Riffing off NRA radio host Cam Edwards, Pavlich quipped that getting rid of the ATF and Department of Justice was the way to end gun trafficking to Mexico.

PAVLICH: My whole thing has always been through this process, you know, if you really want to stop trafficking of guns into Mexico from America get rid of ATF and DOJ because they are the number one supplier of guns to Mexican drug cartels at this point.

Pavlich's claim that the federal government is the top supplier of drug cartels is flat-out false. Overall 64,000 U.S. guns have been traced from Mexican crime scenes in the last five years. The ATF has seized more 10,000 firearms and more then 1.1. million rounds of ammunition headed to the southwest border in the same period. In the last 2 years on the Mexican side of the border, 20,504 or 70 percent of the total firearms submitted to be traced were U.S. sourced. In July The Washington Post reported 227 guns associated with Fast and Furious has been recovered in Mexico, which if included in the trace data for the last two years would be less than one percent of the total. During those same two years only one percent of the guns were traced to anywhere other than the United States.
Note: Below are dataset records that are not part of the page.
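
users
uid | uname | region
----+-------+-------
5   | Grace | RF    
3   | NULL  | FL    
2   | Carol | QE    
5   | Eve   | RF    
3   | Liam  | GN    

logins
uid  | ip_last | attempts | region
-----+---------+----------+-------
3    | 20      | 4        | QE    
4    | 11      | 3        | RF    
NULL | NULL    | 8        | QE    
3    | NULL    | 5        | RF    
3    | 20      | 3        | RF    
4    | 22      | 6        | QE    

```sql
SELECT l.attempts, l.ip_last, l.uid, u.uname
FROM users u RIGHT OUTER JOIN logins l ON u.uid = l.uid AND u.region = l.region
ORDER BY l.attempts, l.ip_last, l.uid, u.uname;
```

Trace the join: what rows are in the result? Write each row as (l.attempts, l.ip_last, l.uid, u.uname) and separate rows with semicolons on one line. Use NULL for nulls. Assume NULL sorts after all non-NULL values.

RIGHT JOIN keeps every row from `logins`; unmatched rows get NULL for `users`'s columns.
Matching on u.uid = l.uid AND u.region = l.region. A NULL in a compared column never satisfies the condition.
Matched pairs: 0; unmatched l rows kept: 6.

(3, 11, 4, NULL); (3, 20, 3, NULL); (4, 20, 3, NULL); (5, NULL, 3, NULL); (6, 22, 4, NULL); (8, NULL, NULL, NULL)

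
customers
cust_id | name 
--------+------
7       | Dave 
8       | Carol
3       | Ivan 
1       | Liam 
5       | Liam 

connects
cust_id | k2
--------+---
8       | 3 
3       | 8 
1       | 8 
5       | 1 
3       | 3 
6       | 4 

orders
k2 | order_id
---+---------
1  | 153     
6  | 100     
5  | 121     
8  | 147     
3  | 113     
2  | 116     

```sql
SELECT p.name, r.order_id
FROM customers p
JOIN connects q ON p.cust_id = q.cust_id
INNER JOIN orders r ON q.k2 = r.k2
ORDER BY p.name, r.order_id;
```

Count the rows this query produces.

5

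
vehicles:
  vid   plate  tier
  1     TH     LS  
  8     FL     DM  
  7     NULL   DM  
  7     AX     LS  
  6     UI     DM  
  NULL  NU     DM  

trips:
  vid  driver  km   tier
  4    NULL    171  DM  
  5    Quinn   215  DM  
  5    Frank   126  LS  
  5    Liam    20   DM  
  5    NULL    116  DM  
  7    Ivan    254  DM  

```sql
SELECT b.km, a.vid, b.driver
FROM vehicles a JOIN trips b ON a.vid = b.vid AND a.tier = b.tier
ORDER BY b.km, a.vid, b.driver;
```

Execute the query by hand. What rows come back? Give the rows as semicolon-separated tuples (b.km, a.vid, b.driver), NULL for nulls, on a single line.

(254, 7, Ivan)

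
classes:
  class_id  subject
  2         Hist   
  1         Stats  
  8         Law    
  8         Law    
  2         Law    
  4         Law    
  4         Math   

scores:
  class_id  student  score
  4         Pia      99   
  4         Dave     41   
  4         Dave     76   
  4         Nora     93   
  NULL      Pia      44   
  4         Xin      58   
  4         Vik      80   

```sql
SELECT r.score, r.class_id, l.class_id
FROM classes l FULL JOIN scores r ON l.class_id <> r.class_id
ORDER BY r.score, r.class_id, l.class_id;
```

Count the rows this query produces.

33

FULL OUTER JOIN keeps every row from both sides; unmatched rows get NULL for the other side's columns.
Matching on l.class_id <> r.class_id. A NULL in a compared column never satisfies the condition.
- l row (class_id=2): matches 6 r row(s) → 6 output row(s).
- l row (class_id=1): matches 6 r row(s) → 6 output row(s).
- l row (class_id=8): matches 6 r row(s) → 6 output row(s).
- l row (class_id=8): matches 6 r row(s) → 6 output row(s).
- l row (class_id=2): matches 6 r row(s) → 6 output row(s).
- l row (class_id=4): no match → kept, r columns NULL.
- l row (class_id=4): no match → kept, r columns NULL.
- 1 r row(s) had no l match → kept, l columns NULL.
Total: 30 matched + 3 padded = 33 rows.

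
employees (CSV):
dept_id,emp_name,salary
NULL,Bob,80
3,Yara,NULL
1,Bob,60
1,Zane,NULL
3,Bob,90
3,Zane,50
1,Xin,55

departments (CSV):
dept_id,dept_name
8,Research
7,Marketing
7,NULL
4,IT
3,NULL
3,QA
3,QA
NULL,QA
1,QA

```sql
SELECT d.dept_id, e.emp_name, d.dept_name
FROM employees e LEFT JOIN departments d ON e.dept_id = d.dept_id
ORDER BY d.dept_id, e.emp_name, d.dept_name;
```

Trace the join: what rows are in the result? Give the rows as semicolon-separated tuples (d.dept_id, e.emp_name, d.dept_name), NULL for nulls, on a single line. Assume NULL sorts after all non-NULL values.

LEFT JOIN keeps every row from `employees`; unmatched rows get NULL for `departments`'s columns.
Matching on e.dept_id = d.dept_id. A NULL in a compared column never satisfies the condition.
Matched pairs: 12; unmatched e rows kept: 1.

(1, Bob, QA); (1, Xin, QA); (1, Zane, QA); (3, Bob, QA); (3, Bob, QA); (3, Bob, NULL); (3, Yara, QA); (3, Yara, QA); (3, Yara, NULL); (3, Zane, QA); (3, Zane, QA); (3, Zane, NULL); (NULL, Bob, NULL)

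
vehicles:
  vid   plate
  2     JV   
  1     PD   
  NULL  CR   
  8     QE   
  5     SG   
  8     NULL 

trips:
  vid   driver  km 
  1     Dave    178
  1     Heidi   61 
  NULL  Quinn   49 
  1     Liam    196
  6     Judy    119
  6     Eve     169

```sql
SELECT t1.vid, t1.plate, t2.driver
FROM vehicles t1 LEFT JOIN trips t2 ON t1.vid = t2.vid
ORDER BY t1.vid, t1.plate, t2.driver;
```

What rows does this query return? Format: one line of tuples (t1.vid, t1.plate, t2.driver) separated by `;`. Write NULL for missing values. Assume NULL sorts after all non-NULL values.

LEFT JOIN keeps every row from `vehicles`; unmatched rows get NULL for `trips`'s columns.
Matching on t1.vid = t2.vid. A NULL in a compared column never satisfies the condition.
Matched pairs: 3; unmatched t1 rows kept: 5.

(1, PD, Dave); (1, PD, Heidi); (1, PD, Liam); (2, JV, NULL); (5, SG, NULL); (8, QE, NULL); (8, NULL, NULL); (NULL, CR, NULL)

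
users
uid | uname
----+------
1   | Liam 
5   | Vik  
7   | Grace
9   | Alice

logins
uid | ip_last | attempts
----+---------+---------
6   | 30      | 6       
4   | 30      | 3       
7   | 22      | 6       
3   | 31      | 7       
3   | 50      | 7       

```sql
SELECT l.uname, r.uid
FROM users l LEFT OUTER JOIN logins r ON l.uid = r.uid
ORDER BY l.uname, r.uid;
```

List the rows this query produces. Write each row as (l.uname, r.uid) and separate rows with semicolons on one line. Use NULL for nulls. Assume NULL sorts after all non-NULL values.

(Alice, NULL); (Grace, 7); (Liam, NULL); (Vik, NULL)

LEFT JOIN keeps every row from `users`; unmatched rows get NULL for `logins`'s columns.
Matching on l.uid = r.uid.
Matched pairs: 1; unmatched l rows kept: 3.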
You could dismiss the line as a joke, but Pavlich's suggestion to eliminate ATF and DOJ largely mirrors the attitude and faulty facts used by the gun lobby and the right-wing media. The loudest critic of Fast and Furious doesn't think the ATF is constitutional no matter what tactics it employs. The NRA has done everything in it's power to weaken the ATF and has showed sustained hostility to their mission. They've spent years blocking a permanent director for the ATF, including President Bush's nominee.

The suggestion that Fast and Furious guns constitute the vast majority of U.S. guns arming the cartels is absurd and ignores a serious and ongoing issue. Eliminating the ATF would eliminate virtually the only mechanism to prevent guns from being trafficked.

Many conservative states have few state laws enabling law enforcement to fight gun trafficking. As documented by Mayors Against Illegal Guns' Trace The Guns project, Arizona state law doesn't have a straw buying statute that would let state prosecutors target the criminals that bought the guns in the Fast and Furious operation. Without federal government efforts there's few mechanisms to fight gun trafficking, since states like Arizona show little interest in combating gun trafficking.